I don’t dabble in the world of recruiting often. Extended stays on sites that rank classes nationally and by conference force me to jump into a shower and clear my browser history. However, Nebraska’s first full cycle under Scott Frost piqued my curiosity.
Nineteen here, twenty-third there, fourth behind Michigan, Penn State, and Ohio State in the B1G. The rankings align fairly consistently with where Nebraska ranked both nationally and in conference for the last several years. For that, Scott Frost can be credited with staying the course of semi-relevancy.
A part of me feels that Nebraska, a long way from the glory days of national prominence, can afford to wait one more year to make a splash in recruiting. Frost is building a program, changing a culture, doing all of the things that involve painting slogans on walls and developing a nonsensical theme for the upcoming season. Okay, maybe that last action is reserved exclusively for Minnesota. With a shift in culture comes time necessary to implement a change, I just don’t know if that sort of time is available for him. When will it get any easier for Nebraska to recruit?
From a geographical standpoint the Huskers’ contemporaries for recruits include Iowa, Colorado, and Kansas State. Yes, let’s throw Kansas in there too, but no amount of grass-chewing optimism will foist the Jayhawks into that class of teams.
Iowa is coming off a disappointing 8-4 season. The Hawkeyes implemented the sort of two tight end offense favored by Bill Belichick and the New England Patriots that offensive coordinator Brian Ferentz operated under as the Patriots’ tight ends coach. The results in Iowa City mirrored what happened with Rob Gronkowski and Aaron Hernandez in New England if you took away nearly all of the tandem’s receptions and forgot them on potential game-winning drives. Frost can recruit from the standpoint that he would never allow quarterback Adrian Martinez to forget about tight ends with the talent of Noah Fant and T.J. Hockenson at the end of games.
Colorado and Kansas State both have new head coaches and neither have the prestige to lean on in recruiting pitches that Nebraska does. Frost needs to make recruiting in Nebraska and its neighboring states a borderline gimme to maximize the less than fertile area to land players outside of hulking offensive linemen who mirror their mascot.
When we look in-conference In regards to the three teams who consistently out-recruit Nebraska, only Michigan seems to have any good vibes going its way.
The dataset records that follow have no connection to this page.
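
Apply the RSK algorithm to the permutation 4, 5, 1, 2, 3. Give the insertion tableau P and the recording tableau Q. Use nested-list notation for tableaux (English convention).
P = [[1, 2, 3], [4, 5]], Q = [[1, 2, 5], [3, 4]]

Insert each entry of the permutation into P by Schensted row insertion, recording in Q the position of each new cell.

Insert 4: appended to row 1. P = [[4]].
Insert 5: appended to row 1. P = [[4, 5]].
Insert 1: 1 bumps 4 from row 1; 4 starts row 2. P = [[1, 5], [4]].
Insert 2: 2 bumps 5 from row 1; 5 appends to row 2. P = [[1, 2], [4, 5]].
Insert 3: appended to row 1. P = [[1, 2, 3], [4, 5]].

So P = [[1, 2, 3], [4, 5]], Q = [[1, 2, 5], [3, 4]].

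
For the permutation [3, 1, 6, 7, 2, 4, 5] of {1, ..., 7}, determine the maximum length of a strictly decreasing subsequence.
2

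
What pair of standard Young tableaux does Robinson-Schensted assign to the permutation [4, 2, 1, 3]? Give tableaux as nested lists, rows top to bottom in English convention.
P = [[1, 3], [2], [4]], Q = [[1, 4], [2], [3]]

Insert each entry of the permutation into P by Schensted row insertion, recording in Q the position of each new cell.

Insert 4: appended to row 1. P = [[4]].
Insert 2: 2 bumps 4 from row 1; 4 starts row 2. P = [[2], [4]].
Insert 1: 1 bumps 2 from row 1; 2 bumps 4 from row 2; 4 starts row 3. P = [[1], [2], [4]].
Insert 3: appended to row 1. P = [[1, 3], [2], [4]].

So P = [[1, 3], [2], [4]], Q = [[1, 4], [2], [3]].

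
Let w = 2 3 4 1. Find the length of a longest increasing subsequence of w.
3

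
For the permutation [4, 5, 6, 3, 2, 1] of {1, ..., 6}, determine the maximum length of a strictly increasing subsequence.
3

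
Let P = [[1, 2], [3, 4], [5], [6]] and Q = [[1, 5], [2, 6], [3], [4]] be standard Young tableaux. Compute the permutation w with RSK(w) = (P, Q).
6 5 3 1 4 2

Reverse the RSK construction: for i from n down to 1, find the cell of Q containing i, remove the entry at that cell from P, and reverse-bump it up through P; the value ejected from row 1 is w(i).

Step i=6: Q has 6 at row 2, column 2; remove 4 from row 2 of P and reverse-bump: 4 enters row 1 and ejects 2. So w(6) = 2. P is now [[1, 4], [3], [5], [6]].
Step i=5: Q has 5 at row 1, column 2; remove that cell from P, ejecting 4. So w(5) = 4. P is now [[1], [3], [5], [6]].
Step i=4: Q has 4 at row 4, column 1; remove 6 from row 4 of P and reverse-bump: 6 enters row 3 and ejects 5; 5 enters row 2 and ejects 3; 3 enters row 1 and ejects 1. So w(4) = 1. P is now [[3], [5], [6]].
Step i=3: Q has 3 at row 3, column 1; remove 6 from row 3 of P and reverse-bump: 6 enters row 2 and ejects 5; 5 enters row 1 and ejects 3. So w(3) = 3. P is now [[5], [6]].
Step i=2: Q has 2 at row 2, column 1; remove 6 from row 2 of P and reverse-bump: 6 enters row 1 and ejects 5. So w(2) = 5. P is now [[6]].
Step i=1: Q has 1 at row 1, column 1; remove that cell from P, ejecting 6. So w(1) = 6. P is now [].

So w = 6 5 3 1 4 2.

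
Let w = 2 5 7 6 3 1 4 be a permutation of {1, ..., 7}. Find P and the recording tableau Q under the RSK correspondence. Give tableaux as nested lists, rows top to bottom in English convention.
P = [[1, 3, 4], [2, 6], [5], [7]], Q = [[1, 2, 3], [4, 7], [5], [6]]

Insert each entry of the permutation into P by Schensted row insertion, recording in Q the position of each new cell.

Insert 2: appended to row 1. P = [[2]].
Insert 5: appended to row 1. P = [[2, 5]].
Insert 7: appended to row 1. P = [[2, 5, 7]].
Insert 6: 6 bumps 7 from row 1; 7 starts row 2. P = [[2, 5, 6], [7]].
Insert 3: 3 bumps 5 from row 1; 5 bumps 7 from row 2; 7 starts row 3. P = [[2, 3, 6], [5], [7]].
Insert 1: 1 bumps 2 from row 1; 2 bumps 5 from row 2; 5 bumps 7 from row 3; 7 starts row 4. P = [[1, 3, 6], [2], [5], [7]].
Insert 4: 4 bumps 6 from row 1; 6 appends to row 2. P = [[1, 3, 4], [2, 6], [5], [7]].

So P = [[1, 3, 4], [2, 6], [5], [7]], Q = [[1, 2, 3], [4, 7], [5], [6]].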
Such optimism needs to be taken with a grain of salt after the Columbus Clubbing or the Oh Jesus in Ohio, I’m not tied to either descriptor. Ohio State operates in its first recruiting season without Urban Meyer in the head seat and Penn State underwhelmed in what should have been a better send off for quarterback Trace McSorley. Nebraska’s 4-8 record does not do itself any favors in terms of selling a program, but Frost won’t find it any easier to recruit against the current state of Nebraska’s neighboring programs or conference competition.
Yes, three or four more wins in 2019 will bolster the sort of fact-based narrative Frost will spew next season when he recruits, but by then Ryan Day will have had a full season at Ohio State, same goes for Mel Tucker at Colorado and Chris Kleiman at Kansas State. Look for Iowa to wring at least one or two more wins out of their 2019 schedule. Nebraska will not be able to find a better time to make a dent in recruiting and slowly creep up the national rankings than this year.
Things don’t always go according to plan, and even though the record didn’t line up for it, Frost and the Huskers are in an optimum place to recruit based on the state of its geographical and conference competition.